Les points ci-après preuvent être retenus au terme de l'Atelier :
- Expériences du Burkina Faso, du Niger et du Sénégal ; - Présentation par le Cabinet Pierre BOUBOU & Partners, d’une étude relative aux « Schémas organisationnels de l’électrification rurale et partenariat public-privé » ; - Formation sur « l’ingénierie des contrats de concessions et d’affermages » ; - Formation sur la gestion des contestations affectant la passation des contrats ainsi que sur la gestion des différends affectant l’exécution des contrats.
Au sujet des expériences de pays, c’est le cas de préciser ce qui suit :
Au Burkina Faso, Il a été retenu, la mise en place des coopératives de l’électricité (COOPEL) et une forte implication du privé pour une gestion efficace et professionnelle des infrastructures, ainsi qu’un programme de formation, de suivi et d’accompagnement des acteurs.
Au Niger, les éléments présentés comme nécessaires et indispensables pour la réussite d’un PPP sont entre autres, la définition et l’application des règles de jeu des acteurs, le soutien aux Collectivités afin qu’elles assument efficacement leurs rôles, la transparence dans les actions puis l’arbitrage des conflits tenant compte de l’intérêt de la collectivité et la mobilisation des fonds privés.
Au Sénégal, il ressort du diagnostic de l'exposant, la nécessité de mettre en place un dispositif juridique, organisationnel et financier pour rendre plus attractif le milieu rural. Aussi, l’atteinte des objectifs de changements d’échelles dans l’accès à l’électricité reste subordonnée à une mobilisation de ressources financières additionnelles qui tienne compte de l’équilibre économico-financier des opérateurs tout en minimisant les risques d’endettement pour les générations futures.

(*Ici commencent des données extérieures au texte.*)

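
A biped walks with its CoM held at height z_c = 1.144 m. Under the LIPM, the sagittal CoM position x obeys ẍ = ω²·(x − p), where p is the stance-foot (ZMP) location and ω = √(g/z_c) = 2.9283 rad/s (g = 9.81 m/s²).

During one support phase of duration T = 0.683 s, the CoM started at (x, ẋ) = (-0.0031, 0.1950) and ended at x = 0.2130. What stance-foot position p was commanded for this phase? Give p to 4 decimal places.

p = 0.0061

ωT = 2.9283·0.683 = 2.000029; cosh(ωT) = 3.762301, sinh(ωT) = 3.626969
x(T) = p + (x₀−p)·cosh(ωT) + (ẋ₀/ω)·sinh(ωT) ⇒ p·(1 − cosh) = x(T) − x₀·cosh − (ẋ₀/ω)·sinh
numerator   = 0.2130 − (-0.0031)·3.762301 − (0.1950/2.9283)·3.626969 = -0.016862
denominator = 1 − 3.762301 = -2.762301
p = -0.016862 / -2.762301 = 0.0061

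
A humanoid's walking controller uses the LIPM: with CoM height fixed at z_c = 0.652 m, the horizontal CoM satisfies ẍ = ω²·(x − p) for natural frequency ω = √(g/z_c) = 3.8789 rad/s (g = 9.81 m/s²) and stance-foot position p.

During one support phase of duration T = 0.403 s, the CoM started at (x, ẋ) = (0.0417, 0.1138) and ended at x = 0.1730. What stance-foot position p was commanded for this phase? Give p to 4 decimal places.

ωT = 3.8789·0.403 = 1.563197; cosh(ωT) = 2.491762, sinh(ωT) = 2.282296
x(T) = p + (x₀−p)·cosh(ωT) + (ẋ₀/ω)·sinh(ωT) ⇒ p·(1 − cosh) = x(T) − x₀·cosh − (ẋ₀/ω)·sinh
numerator   = 0.1730 − (0.0417)·2.491762 − (0.1138/3.8789)·2.282296 = 0.002135
denominator = 1 − 2.491762 = -1.491762
p = 0.002135 / -1.491762 = -0.0014

p = -0.0014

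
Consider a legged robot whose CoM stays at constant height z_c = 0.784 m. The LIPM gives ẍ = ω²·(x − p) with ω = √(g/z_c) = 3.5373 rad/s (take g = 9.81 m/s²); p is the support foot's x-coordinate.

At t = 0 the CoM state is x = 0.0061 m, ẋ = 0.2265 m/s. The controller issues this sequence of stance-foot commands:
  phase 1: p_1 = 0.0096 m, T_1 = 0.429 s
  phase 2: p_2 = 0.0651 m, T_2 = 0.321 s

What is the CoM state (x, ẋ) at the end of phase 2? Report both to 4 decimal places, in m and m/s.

x = 0.3971, ẋ = 1.2543

phase 1: p=0.0096, T=0.429, ωT=1.517502, cosh=2.390038, sinh=2.170779; start (x,ẋ)=(0.006100, 0.226500) → end (x,ẋ)=(0.140234, 0.514468)
phase 2: p=0.0651, T=0.321, ωT=1.135473, cosh=1.716958, sinh=1.395688; start (x,ẋ)=(0.140234, 0.514468) → end (x,ẋ)=(0.397092, 1.254254)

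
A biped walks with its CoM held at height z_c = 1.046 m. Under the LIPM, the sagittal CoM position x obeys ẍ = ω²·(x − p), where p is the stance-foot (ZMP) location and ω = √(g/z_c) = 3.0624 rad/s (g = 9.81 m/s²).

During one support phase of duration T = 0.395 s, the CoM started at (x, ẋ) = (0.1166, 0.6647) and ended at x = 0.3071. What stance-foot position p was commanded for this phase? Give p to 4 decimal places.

p = 0.2874

ωT = 3.0624·0.395 = 1.209648; cosh(ωT) = 1.825303, sinh(ωT) = 1.527001
x(T) = p + (x₀−p)·cosh(ωT) + (ẋ₀/ω)·sinh(ωT) ⇒ p·(1 − cosh) = x(T) − x₀·cosh − (ẋ₀/ω)·sinh
numerator   = 0.3071 − (0.1166)·1.825303 − (0.6647/3.0624)·1.527001 = -0.237169
denominator = 1 − 1.825303 = -0.825303
p = -0.237169 / -0.825303 = 0.2874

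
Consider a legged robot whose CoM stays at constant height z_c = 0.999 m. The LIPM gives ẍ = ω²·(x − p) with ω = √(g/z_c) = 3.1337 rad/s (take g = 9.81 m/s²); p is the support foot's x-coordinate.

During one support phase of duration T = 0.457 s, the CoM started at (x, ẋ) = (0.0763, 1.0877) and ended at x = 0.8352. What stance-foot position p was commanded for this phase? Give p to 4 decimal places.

ωT = 3.1337·0.457 = 1.432101; cosh(ωT) = 2.213147, sinh(ωT) = 1.974340
x(T) = p + (x₀−p)·cosh(ωT) + (ẋ₀/ω)·sinh(ωT) ⇒ p·(1 − cosh) = x(T) − x₀·cosh − (ẋ₀/ω)·sinh
numerator   = 0.8352 − (0.0763)·2.213147 − (1.0877/3.1337)·1.974340 = -0.018952
denominator = 1 − 2.213147 = -1.213147
p = -0.018952 / -1.213147 = 0.0156

p = 0.0156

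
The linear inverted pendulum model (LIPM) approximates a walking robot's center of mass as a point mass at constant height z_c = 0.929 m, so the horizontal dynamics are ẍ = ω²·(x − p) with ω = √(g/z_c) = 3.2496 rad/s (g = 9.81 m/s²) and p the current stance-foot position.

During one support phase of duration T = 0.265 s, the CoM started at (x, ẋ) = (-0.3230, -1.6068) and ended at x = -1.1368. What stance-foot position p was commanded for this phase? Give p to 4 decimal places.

p = 0.5226

ωT = 3.2496·0.265 = 0.861144; cosh(ωT) = 1.394272, sinh(ωT) = 0.971594
x(T) = p + (x₀−p)·cosh(ωT) + (ẋ₀/ω)·sinh(ωT) ⇒ p·(1 − cosh) = x(T) − x₀·cosh − (ẋ₀/ω)·sinh
numerator   = -1.1368 − (-0.3230)·1.394272 − (-1.6068/3.2496)·0.971594 = -0.206035
denominator = 1 − 1.394272 = -0.394272
p = -0.206035 / -0.394272 = 0.5226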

La restitution de l’étude portant sur l’électrification rurale et le partenariat public-privé (PPP) a ressorti sur la base des résultats du Benchmarking hors Club-ER effectué par le consultant, une série de recommandations articulées autour de quatre piliers de réussite du PPP, le profil des acteurs publics et privés à impliquer dans l’électrification rurale, ainsi que les modalités de PPP applicables. Lesdites recommandations ont été faites sur les plans politique, de la régulation, financier et technique.
Dans le cadre de la formation portant sur l’ingénierie des contrats de concessions et d’affermages, le formateur s’est appesanti, sur les concepts et les définitions de contrats pouvant être utilisés dans le cadre de privatisation ainsi que des variantes qui s’y rattachent. D’où, l’élaboration d’un ensemble de critères de distinction entre le contrat de concession et le contrat d’affermage.
Pour ce qui est de la gestion des contestations affectant la passation des contrats, il a été précisé qu’elle s’apparente à la gestion des marchés publics ; à ce titre les contestations qui en découlent peuvent être réglées à travers la technique de l’évaluation préalable, le référé précontractuel et le recours gracieux préalable. Aussi, au sujet de la gestion des différends affectant l’exécution des contrats, précision a été faite que les litiges peuvent impliquer plusieurs acteurs contractants (organismes publics, opérateurs privés ou groupe d’opérateurs). Les actions permettant d’aplanir ces différends peuvent être la saisine des organes dédiés au règlement à l’amiable, l’intervention du régulateur et le recours au juge étatique et/ou à l’arbitrage.
Source : D’après le rapport de synthèse de l’Atelier.